L'océan est gris, à peu près de la même couleur que le ciel (le ciel a mis un peu plus de blanc dans son gris), la ligne d'horizon est quasiment invisible quand elle n'est pas soulignée par les îles qui font comme des traits noirs plus ou moins épais. Il fait 18° C., il y a une petite brise d'ouest qui fait frissonner les palmiers du jardin (oui, il y a des palmiers dans le jardin, le climat est clément car il y a peu de variations de température tout au long de l'année et il ne gèle jamais). Dans le cadre de la fenêtre qui donne sur l'océan passent des bateaux, une barge pleine de sable, des bateaux de pêcheurs de crustacés qui rentrent au port, le Fromveur ou l'Enez Eussa qui vont et viennent entre Ouessant, Molène et Le Conquet.

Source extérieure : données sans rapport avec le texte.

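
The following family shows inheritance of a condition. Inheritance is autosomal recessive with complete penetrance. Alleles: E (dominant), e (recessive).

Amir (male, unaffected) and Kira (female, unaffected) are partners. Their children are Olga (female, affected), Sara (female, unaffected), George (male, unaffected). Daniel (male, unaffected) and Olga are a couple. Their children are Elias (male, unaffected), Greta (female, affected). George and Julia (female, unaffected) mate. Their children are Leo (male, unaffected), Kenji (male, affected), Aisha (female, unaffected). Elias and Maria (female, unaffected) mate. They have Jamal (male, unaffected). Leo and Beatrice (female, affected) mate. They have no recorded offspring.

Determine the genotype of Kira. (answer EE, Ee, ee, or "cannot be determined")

Ee

From phenotype alone, Kira is EE or Ee.
Kira is unaffected so carries E and passed e to Olga (ee), so Kira is Ee.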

Je suis arrivé hier du pays où la canicule sévit, il faisait 30° à Paris et j'ai mis un pull pour la première fois depuis un mois. Les gens ici semblent être en manque de soleil et de chaleur, ils vous montrent avec envie les photos de leurs relations dans des régions brûlantes se pavanant dans leur piscine par 40° à l'ombre.

La pluie se remet à tomber, l'horizon et les îles disparaissent complètement dans le gris blanc de la brume. Je suis au Conquet, Finistère, à l'extrémité ouest du continent européen, la Bretagne occidentale.